L’Alta Corte inglese, per esempio, ha citato in giudizio Shein per “manipolazioni delle dichiarazioni doganali ai fini dell’evasione dell’Iva”, basate su circostanziate denunce delle agenzie doganali. Ovviamente, Shein ha smentito senza però fornire a sostegno adeguata documentazione. La Commissione europea sta indagando su Temu per violazioni del Digital Services Act (prodotti illegali, mancanza di trasparenza) e di recente ha fatto irruzione nella sua sede centrale per sovvenzioni.

Denunce continue

Inoltre, da almeno tre anni le piattaforme cinesi sono accusate dalla CE di gravi illeciti. Senza risposta. Noyb (Ong per la protezione dati) ha presentato reclami contro TikTok, AliExpress, Shein, Temu, WeChat e Xiaomi per trasferimenti illeciti di dati verso la Cina. Mentre quattro di queste ammettono apertamente di aver inviato dati personali di cittadini europei in Cina, le altre due affermano di trasferire dati a “paesi terzi”. Sono sempre di più azioni e denunce come quella estremamente grave sul fatto che gran parte dei giocattoli di queste piattaforme sono pericolosi, tossici, fuori norma.

La tassa di 2 euro sui pacchi proposta dal governo Meloni è ridicola a fronte dei numeri colossali in gioco e ricadrà, alla pari dei dazi di Trump, sui consumatori.
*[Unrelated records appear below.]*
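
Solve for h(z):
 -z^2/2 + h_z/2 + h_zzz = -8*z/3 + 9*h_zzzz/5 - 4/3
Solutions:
 h(z) = C1 + C2*exp(z*(-10^(1/3)*(27*sqrt(7161) + 2287)^(1/3) - 10*10^(2/3)/(27*sqrt(7161) + 2287)^(1/3) + 20)/108)*sin(10^(1/3)*sqrt(3)*z*(-(27*sqrt(7161) + 2287)^(1/3) + 10*10^(1/3)/(27*sqrt(7161) + 2287)^(1/3))/108) + C3*exp(z*(-10^(1/3)*(27*sqrt(7161) + 2287)^(1/3) - 10*10^(2/3)/(27*sqrt(7161) + 2287)^(1/3) + 20)/108)*cos(10^(1/3)*sqrt(3)*z*(-(27*sqrt(7161) + 2287)^(1/3) + 10*10^(1/3)/(27*sqrt(7161) + 2287)^(1/3))/108) + C4*exp(z*(10*10^(2/3)/(27*sqrt(7161) + 2287)^(1/3) + 10 + 10^(1/3)*(27*sqrt(7161) + 2287)^(1/3))/54) + z^3/3 - 8*z^2/3 - 20*z/3


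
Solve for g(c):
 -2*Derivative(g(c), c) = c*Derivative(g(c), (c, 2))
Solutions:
 g(c) = C1 + C2/c


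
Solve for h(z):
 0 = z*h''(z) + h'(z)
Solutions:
 h(z) = C1 + C2*log(z)


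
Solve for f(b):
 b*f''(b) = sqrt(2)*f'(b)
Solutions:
 f(b) = C1 + C2*b^(1 + sqrt(2))


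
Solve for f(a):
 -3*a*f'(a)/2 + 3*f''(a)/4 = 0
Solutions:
 f(a) = C1 + C2*erfi(a)


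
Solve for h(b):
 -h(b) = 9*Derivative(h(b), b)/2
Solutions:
 h(b) = C1*exp(-2*b/9)


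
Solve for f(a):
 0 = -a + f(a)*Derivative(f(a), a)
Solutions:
 f(a) = -sqrt(C1 + a^2)
 f(a) = sqrt(C1 + a^2)


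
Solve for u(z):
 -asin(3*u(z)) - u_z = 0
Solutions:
 Integral(1/asin(3*_y), (_y, u(z))) = C1 - z


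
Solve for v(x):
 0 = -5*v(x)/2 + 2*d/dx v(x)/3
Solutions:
 v(x) = C1*exp(15*x/4)


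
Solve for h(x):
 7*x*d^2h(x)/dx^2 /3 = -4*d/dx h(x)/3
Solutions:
 h(x) = C1 + C2*x^(3/7)


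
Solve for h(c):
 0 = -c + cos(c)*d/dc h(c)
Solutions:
 h(c) = C1 + Integral(c/cos(c), c)


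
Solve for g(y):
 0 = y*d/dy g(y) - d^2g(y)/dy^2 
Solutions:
 g(y) = C1 + C2*erfi(sqrt(2)*y/2)


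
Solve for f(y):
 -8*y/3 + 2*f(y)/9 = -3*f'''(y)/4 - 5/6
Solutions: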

La CE ha stabilito il 12 dicembre scorso che i piccoli pacchetti importati, prima esenti da dazio, saranno gravati da una tassa di 3 euro ma a partire da luglio 2026.

Crescono i fallimenti

Come riferisce Handelsblattin Germania il 12% ha già acquistato regali di Natale da Temu, Shein o AliExpress e il 9% prevede di farlo. La Federazione Tedesca del Commercio al Dettaglio (HDE) stima che Temu e Shein genereranno fino a un miliardo di euro di vendite in Germania tra novembre e dicembre. “Vendite perse per i commercianti al dettaglio in Germania”. Da agosto 2024 ad agosto 2025, Allianz Trade ha registrato 2.490 insolvenze, il numero più alto dal 2016. E in quasi tutti i paesi europei nemmeno le vendite dei periodi promozionali come il Black Friday, tirano i più perchè i negozi asiatici online offrono prezzi bassi tutto l’anno. Lo ha affermato il 23% degli intervistati, con una percentuale ancora maggiore tra i più giovani.